Here in Ecuador, the feast was celebrated today, Thursday, January 6th. Churches were open, Nativity scenes had the Magi and their camels added to the mix of sheep, shepherds, and Holy Family, and Matthew's story of the Three Magi, Herod, and little Jesus was proclaimed from their church ambos for all to hear yet again. Some homilies delivered were probably great; others perhaps not so much. (My own homily for the occasion, probably somewhere in the middle on the quality scale, can be found here: Epiphany.)

The story of those Three Wise Guys as told in Matthew's Gospel, (Matthew 2), is an immensely important one for the many lessons it teaches about just who this babe in swaddling clothes actually is. It is also important for what it telegraphs about just who he will be and how he will get there once he grows up. Perhaps the most important "lesson" in the story is that this little baby Jesus in Bethlehem is the true king of the Jews...not that wicked, mean, and murderous Herod just up the road in his grand Jerusalem palace. Matthew wants the contrast between these two "kings" to be black and white: one, though powerful and mighty, is an imposter; the other, weak, fragile, and poor as poor can be, is the true king. The Magi from the East get it and leave their royal gifts in Bethlehem, bypassing that snarling, sneaky, miserable excuse of a king in Jerusalem. What their story telegraphs ahead is found particularly in the gifts they leave behind: gold, frankincense, and myrrh. We all know what gold is and that it is a particularly "kingly" gift. It reminds us that this Jesus is the true King of the Jews, not rotten old Herod, who got nothing from the Magi by way of gifts! That title, "King of the Jews" comes back into the story in a haunting way as Jesus is taunted and mocked and violently pilloried later in Matthew's gospel: "Hail, King of the Jews!" the soldiers say as they spit on him and strike him with reeds (Matthew 27:27-31, and again in verse 42). The title of "King of the Jews" now becomes a bitter one, but no less true than in the earlier, gilded story from the manger in Bethlehem as evidenced by the unambiguous sign placed atop the cross: "This is Jesus, the King of the Jews" (Matthew 27:37).

Traditionally, the frankincense, aromatic pitch closely associated with the prayer of the Temple and not so different from what we use in the liturgy even today, was seen as a proclamation of Jesus' divinity. Myrrh, an oil used for embalming dead bodies, is a prognostication of this child's horrific death. It is very much a contradictory sign of his kingship and divinity because death, particularly death on a cross, unjust and ungodly, seems to be the very antithesis of the divinity attributed to Jesus in the Gospel from beginning to end. But it is precisely in the suffering and death of Jesus, his dead body anointed with myrrh, that his "godness" is made manifest. By pouring himself out and letting go of life, he lives. In my mind, the myrrh is the most important of the three gifts given to baby Jesus, for it prepares us who listen to the story anew to see Jesus' way through opposition, weakness, persecution and most of all, a grimy, unholy and shameful death as the new way of God in saving his people and his outsiders (represented by the non-Jewish magi from the East). Jesus' divinity made evident in his fragile humanity and in his eventual death, is made manifest to anyone willing to see, even strangers from the orient, (but not Herod right next door in Jerusalem!).

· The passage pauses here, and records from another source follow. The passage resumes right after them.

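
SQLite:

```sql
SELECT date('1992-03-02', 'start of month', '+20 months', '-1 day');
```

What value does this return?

`start of month` rewinds 1992-03-02 to 1992-03-01.
Adding +20 months to 1992-03-01 gives 1993-11-01.
Going back 1 day from 1993-11-01 reaches 1993-10-31 (last day of October, 31 days).

1993-10-31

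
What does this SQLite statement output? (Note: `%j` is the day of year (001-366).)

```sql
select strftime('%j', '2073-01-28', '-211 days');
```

183

First apply '-211 days': 2073-01-28 → 2072-07-01.
Day-of-year for 2072-07-01: days since 2072-01-01 inclusive = 183, zero-padded to 183.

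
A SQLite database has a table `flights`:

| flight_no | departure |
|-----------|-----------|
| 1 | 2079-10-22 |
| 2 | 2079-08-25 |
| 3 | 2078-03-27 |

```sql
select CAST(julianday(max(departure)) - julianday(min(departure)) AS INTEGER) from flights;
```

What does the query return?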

This "making manifest" is the very meaning of the word, "Epiphany". So there you have it. A final, great Christmas story and a final great Christmas feast that should not be lost from view of both insiders and outsiders.

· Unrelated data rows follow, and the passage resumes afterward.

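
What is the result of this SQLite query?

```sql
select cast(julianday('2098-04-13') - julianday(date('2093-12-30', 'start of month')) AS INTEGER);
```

`start of month` rewinds 2093-12-30 to 2093-12-01.
30 days remain in December 2093 after the 1st (31 − 1).
Full months from January 2094 through March 2098 contribute their day counts.
Then 13 days into April 2098.
Total: 30 + 31 + 28 + 31 + 30 + 31 + 30 + 31 + 31 + 30 + 31 + 30 + 31 + 31 + 28 + 31 + 30 + 31 + 30 + 31 + 31 + 30 + 31 + 30 + 31 + 31 + 29 + 31 + 30 + 31 + 30 + 31 + 31 + 30 + 31 + 30 + 31 + 31 + 28 + 31 + 30 + 31 + 30 + 31 + 31 + 30 + 31 + 30 + 31 + 31 + 28 + 31 + 13 = 1594.

1594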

I write about all this because I didn't really preach about it last Sunday when we celebrated the feast here in Cuenca among our North American community; I focused on the Star instead, the one that the Magi followed to Bethlehem, but came to pretty much the same point: God's Spirit beckons the most unlikely people in the most unlikely ways to see, know, believe...including us, here and now.